Luke también observó a Leo, intentando leerlo en silencio. Pero la cara de Leo permanecía inescrutable, su expresión plana, sin emoción. La única reacción que había mostrado hasta ahora fue ese gesto de los ojos hacia Dave.
—Entonces, Leo —comenzó Luke lentamente—, estás diciendo que recuerdas el emboscado en el bosque… pero no recuerdas quién te rescató? —Hizo una pausa para dar efecto, luego añadió:
— Oh, cierto. Estabas completamente inconsciente cuando llegó el equipo de extracción.
Sus últimas palabras se desvanecieron en un murmullo, más como una corrección personal que una declaración, pero Leo lo escuchó claramente. Todos los demás se habían quedado en silencio, observando a Leo de cerca, esperando cualquier cambio en su rostro. Pero su expresión no se movió, ni siquiera un tic, haciendo imposible saber lo que estaba pensando.

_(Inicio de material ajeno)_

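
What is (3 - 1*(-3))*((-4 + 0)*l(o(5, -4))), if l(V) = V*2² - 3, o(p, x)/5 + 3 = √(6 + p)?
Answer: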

El ceño de Leo se profundizó, su lenguaje corporal cambiando sutilmente a una postura defensiva mientras sus ojos se entrecerraban hacia Luke. Acababa de decir que no podía recordar a nadie, así que, ¿cómo sabía este hombre sobre la emboscada y la extracción? El detalle lo inquietó.
—¿Eras parte del equipo que me rescató cuando mi unidad fue emboscada? —preguntó Leo, su voz calmada pero cargada de sospecha—. ¿O eres uno de los que nos tendieron una trampa?